Supplementary Table 1. Randomized controlled trials comparing outcomes between conventional minipercutaneous nephrolithotomy (mPCNL) and vacuum-assisted mini-percutaneous nephrolithotomy (vmPCNL).
| AUTHOR (YEAR) | CHARACTERISTICS | NUMBER IN EACH GROUP | STONE SIZE (MM) | TRACT SIZE | STONE TREATMENT TIME | POSTOPERATIVE COMPLICATIONS | SFR DEFI- NITION | SFR | ||||||
|---|---|---|---|---|---|---|---|---|---|---|---|---|---|---|
| Group A | Group B | Group A | Group B | Group A | Group B | Group A | Group B | Group A | Group B | Group A | Group B | |||
| Lai et al. (2020) (20) | mPCNL | vmPCNL | 38 | 38 | 20.2 ± 6.5 | 23.4 ± 7.3 | 18 Fr | 70.4 ± 14.8 | 56.3 ± 19.8 | Fever: 21.1% Trans- fusion: 2.7% | Fever: 13.2% Trans- fusion: 2.7% | Absence of residual fragments on NCCT, 30 d after surgery | 86.80% | 94.40% |
| Xu et al. (2020) (21) | mPCNL | vmPCNL | 30 | 30 | 38 ± 14 | 42 ± 10 | 20 Fr | 69.5 ± 29.4 | 54.2 ± 28.7 | Grade 1: 20% Grade 2: 13.3% Grade 3: 3.3% | Grade 1: 6.6% Grade 2: 6.6% Grade 3: - | Absence of residual fragments > 4 mm on NCCT, 3 months after sur- gery | 76.60% | 90% |
| Liang et al. (2023) (22) | vmPCNL | mPCNL | 59 | 58 | 27.7 ± 5.7 | 28.8 ± 5.5 | 18 Fr | 26.9 ± 14.3 | 35.7 ± 11.8 | Grade 1: 5.1% Grade 3: - | Grade 1: 10.3% Grade 3: 1.7% | Absence of residual fragments > 4 mm on NCCT, 1 month after sur- gery | 96.60% | 89.70% |
Our study, however, has notable limitations. Firstly, given that this was a prospective single-arm study, we did not have a comparator group of patients who underwent mPCNL. Instead, we opted to focus on the surgical technique and the postoperative outcomes after vmPCNL alone. Additionally, we did not record IRP during this study and thus were not able to test the association between IRP and IC. Finally, we did not report on the antibiotic protocols used in the study as these changed over time with changes in antibiotic resistance patterns and hospital protocols at the center where the study was performed.
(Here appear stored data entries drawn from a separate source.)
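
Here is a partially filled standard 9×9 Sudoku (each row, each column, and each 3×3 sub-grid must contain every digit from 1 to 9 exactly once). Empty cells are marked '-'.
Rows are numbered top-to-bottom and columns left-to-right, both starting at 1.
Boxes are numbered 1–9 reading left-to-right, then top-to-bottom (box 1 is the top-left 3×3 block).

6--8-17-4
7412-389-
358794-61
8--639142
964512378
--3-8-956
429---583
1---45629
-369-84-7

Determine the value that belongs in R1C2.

9

Row 1 already contains {1, 4, 6, 7, 8}.
Column 2 already contains {2, 3, 4, 5, 6}.
Its 3×3 block (box 1) already contains {1, 3, 4, 5, 6, 7, 8}.
The only value from 1–9 not eliminated is 9, so R1C2 = 9.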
Despite these limitations, we believe this study is of value, as it represents the largest continuous series of patients to undergo vmPCNL. The results of this study demonstrate that vmPCNL is a safe and efficacious technique for stone clearance, with an acceptable SFR and a low incidence of postoperative infectious complications. Stone burden is a clinically meaningful predictor of SFR in this population of patients.
CONCLUSIONS
vmPCNL is a safe and efficacious technique for stone clearance in patients with renal stone disease, due to the low incidence of serious complications, IC, and an SFR of 73.7% at three months. Stone burden is a significant predictor of SFR. 5.5% of patients experience fever after surgery, while 2.9% of patients develop SIRS/Sepsis. Further randomized studies with large sample sizes are necessary to truly ascertain the differences between vacuum-assisted and conventional approaches.